Joe Wurzelbacher, known as “Joe the Plumber,” was diagnosed with Stage 3 Pancreatic cancer and is currently being treated at the Ann Arbor VA Hospital and the University of Michigan Hospital, according to the GiveSendGo. Wurzelbacher became a known name during the 2008 campaign after questioning President Barack Obama about whether his tax plan would cost him more, as he was considering purchasing a company that made $250, 270,000 per year, the Washington Examiner reported.

“It’s not that I want to punish your success,” Obama had said. “I just want to make sure that everybody who is behind you, that they’ve got a chance at success too.”

The next steps to recovery will be both arduous and expensive, but the family remains optimistic.

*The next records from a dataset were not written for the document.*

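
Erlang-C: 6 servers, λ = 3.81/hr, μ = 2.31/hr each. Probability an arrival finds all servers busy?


a = λ/μ = 1.6494; ρ = a/6 = 0.2749
P₀ = 0.192088 (from M/M/c formula)
C(c,a) = [a^c/(c!(1−ρ))]·P₀ = [20.13159/(720·0.7251)]·0.192088
= 0.03856·0.192088 = 0.007407

Final: 0.007407


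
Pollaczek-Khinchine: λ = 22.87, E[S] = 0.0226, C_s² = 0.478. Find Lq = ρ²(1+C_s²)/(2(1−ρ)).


ρ = λ·E[S] = 22.87·0.0226 = 0.5169
Lq = ρ²(1+C_s²)/(2(1−ρ)) = 0.2671·(1+0.478)/(2·0.4831)
= 0.2671·1.4780/0.9663 = 0.40862

Final: 0.40862


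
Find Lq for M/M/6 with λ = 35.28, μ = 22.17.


a = λ/μ = 1.5913; ρ = a/6 = 0.2652
P₀ = 0.203579
Lq = P₀·a^c·ρ / (c!·(1−ρ)²) = 0.203579·16.23967·0.2652/(720·0.53990)
= 0.002256

Final: 0.002256


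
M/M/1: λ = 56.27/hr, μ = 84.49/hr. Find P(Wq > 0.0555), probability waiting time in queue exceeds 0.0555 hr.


ρ = 56.27/84.49 = 0.6660
P(Wq > t) = ρ·e^{−(μ−λ)t} = 0.6660·e^{−1.5662}
= 0.6660·0.208835 = 0.139083

Final: 0.139083


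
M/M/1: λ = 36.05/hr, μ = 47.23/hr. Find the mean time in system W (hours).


W = 1/(μ−λ) = 1/(47.23 − 36.05) = 1/11.18 = 0.08945 hr

Final: 0.08945 hr


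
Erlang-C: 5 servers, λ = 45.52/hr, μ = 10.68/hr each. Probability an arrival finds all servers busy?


a = λ/μ = 4.2622; ρ = a/5 = 0.8524
P₀ = 0.008304 (from M/M/c formula)
C(c,a) = [a^c/(c!(1−ρ))]·P₀ = [1406.54944/(120·0.1476)]·0.008304
= 79.43077·0.008304 = 0.659555

Final: 0.659555


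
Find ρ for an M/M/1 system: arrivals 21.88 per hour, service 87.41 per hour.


ρ = λ/μ = 21.88/87.41 = 0.2503

Final: 0.2503


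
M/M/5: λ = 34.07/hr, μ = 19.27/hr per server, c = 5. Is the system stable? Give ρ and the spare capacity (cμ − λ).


Total capacity cμ = 5·19.27 = 96.35/hr
ρ = λ/(cμ) = 34.07/96.35 = 0.3536
Stable ⇔ ρ < 1: YES
Spare capacity = cμ − λ = 96.35 − 34.07 = 62.28/hr

Final: ρ = 0.3536; stable; margin = 62.28/hr


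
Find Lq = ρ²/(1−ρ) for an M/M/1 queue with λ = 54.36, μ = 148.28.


ρ = 54.36/148.28 = 0.3666
Lq = ρ²/(1−ρ) = 0.1344/0.6334 = 0.2122

Final: 0.2122


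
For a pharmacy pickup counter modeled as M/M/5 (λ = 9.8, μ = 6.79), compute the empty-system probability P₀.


a = λ/μ = 9.8/6.79 = 1.4433; ρ = a/c = 0.2887
Σ_{k=0}^{4} a^k/k! (terms k=0..4) = 1.00000 + 1.44330 + 1.04156 + 0.50109 + 0.18081 = 4.16675
Tail: a^5/(5!(1−ρ)) = 6.26299/(120·0.7113) = 0.07337
P₀ = 1/(4.16675 + 0.07337) = 1/4.24012 = 0.235842

Final: 0.235842


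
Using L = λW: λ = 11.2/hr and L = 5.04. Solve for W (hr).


W = L/λ = 5.04/11.2 = 0.4500 hr

Final: 0.4500 hr


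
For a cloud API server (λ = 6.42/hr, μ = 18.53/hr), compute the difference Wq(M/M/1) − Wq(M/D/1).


ρ = 6.42/18.53 = 0.3465
Wq(M/M/1) = ρ/(μ−λ) = 0.3465/12.11 = 0.02861 hr
Wq(M/D/1) = ρ/(2(μ−λ)) = 0.01430 hr
Savings = 0.02861 − 0.01430 = 0.01430 hr

Final: 0.01430 hr


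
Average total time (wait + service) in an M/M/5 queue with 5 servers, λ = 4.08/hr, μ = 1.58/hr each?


a = 2.5823; ρ = 0.5165; P₀ = 0.073434
Lq = P₀·a^c·ρ/(c!(1−ρ)²) = 0.15520
Wq = Lq/λ = 0.15520/4.08 = 0.03804 hr
W = Wq + 1/μ = 0.03804 + 0.63291 = 0.67095 hr

Final: 0.67095 hr


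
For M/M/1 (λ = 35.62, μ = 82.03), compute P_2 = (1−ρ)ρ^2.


ρ = 35.62/82.03 = 0.4342
P_n = (1−ρ)·ρ^n = (1 − 0.4342)·0.4342^2 = 0.5658·0.188557 = 0.106680

Final: 0.106680


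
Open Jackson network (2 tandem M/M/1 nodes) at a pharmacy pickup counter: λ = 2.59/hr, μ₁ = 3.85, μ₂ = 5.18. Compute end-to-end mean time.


Each node sees arrival rate λ = 2.59/hr (tandem ⇒ throughput preserved).
W₁ = 1/(μ₁−λ) = 1/(3.85−2.59) = 0.79365 hr
W₂ = 1/(μ₂−λ) = 1/(5.18−2.59) = 0.38610 hr
W_total = W₁ + W₂ = 0.79365 + 0.38610 = 1.17975 hr

Final: 1.17975 hr


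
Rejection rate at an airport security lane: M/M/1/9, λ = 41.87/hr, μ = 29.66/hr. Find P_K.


ρ = λ/μ = 41.87/29.66 = 1.4117
P_K = (1−ρ)ρ^K/(1−ρ^(K+1)) = (-0.4117·22.263135)/(1 − 31.428101)
= -9.164966/-30.428101 = 0.301201

Final: 0.301201


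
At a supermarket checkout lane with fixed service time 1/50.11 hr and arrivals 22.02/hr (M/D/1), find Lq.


ρ = 22.02/50.11 = 0.4394
M/D/1: Lq = ρ²/(2(1−ρ)) = 0.1931/(2·0.5606) = 0.17224

Final: 0.17224


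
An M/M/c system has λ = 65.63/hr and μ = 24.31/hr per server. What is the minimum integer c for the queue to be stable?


Stability requires cμ > λ ⇔ c > λ/μ.
λ/μ = 65.63/24.31 = 2.6997
Minimum integer c = ⌊2.6997⌋ + 1 = 3
Check: 3·24.31 = 72.93 > 65.63, while 2·24.31 = 48.62 ≤ 65.63

Final: 3 servers


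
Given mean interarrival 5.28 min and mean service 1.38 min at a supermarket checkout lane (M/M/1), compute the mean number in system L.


λ = 60/5.28 = 11.3636 /hr
μ = 60/1.38 = 43.4783 /hr
ρ = λ/μ = 11.3636/43.4783 = 0.2614
L = ρ/(1−ρ) = 0.2614/0.7386 = 0.3538

Final: 0.3538


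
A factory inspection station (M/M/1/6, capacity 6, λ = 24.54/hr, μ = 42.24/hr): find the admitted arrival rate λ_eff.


ρ = 0.5810; P_K = (1−ρ)ρ^6/(1−ρ^7) = 0.016480
λ_eff = λ(1 − P_K) = 24.54·(1 − 0.016480) = 24.54·0.983520 = 24.1356 /hr

Final: 24.1356 /hr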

“Joe had been having stomach issues for about 3 months, which eventually became painful. On December 26th, he’d had enough of the pain and we went to the VA emergency room in Ann Arbor,” Wurzelbacher’s wife, Katie, said, according to the fundraiser description. “They ran tests and performed scans which showed a mass in the head of his pancreas. The mass was restricting one of his biliary ducts, so they classified it as Stage 3 cancer. They also found that his SMV had a large blood clot. His current treatment plan is 6 months of Folfirinox chemotherapy and surgery to remove half of his pancreas and reconstruct the vein with the clot.”

The treatment causes Wurzelbacher to feel fatigued and, at times, nauseous, Katie said. He has lost 70 pounds.

“I’m just pleasantly surprised so many people have reached out and very humbled, to be honest with you. I didn’t realize I touched so many people,” Wurzelbacher told the Daily Caller News Foundation of the fundraiser.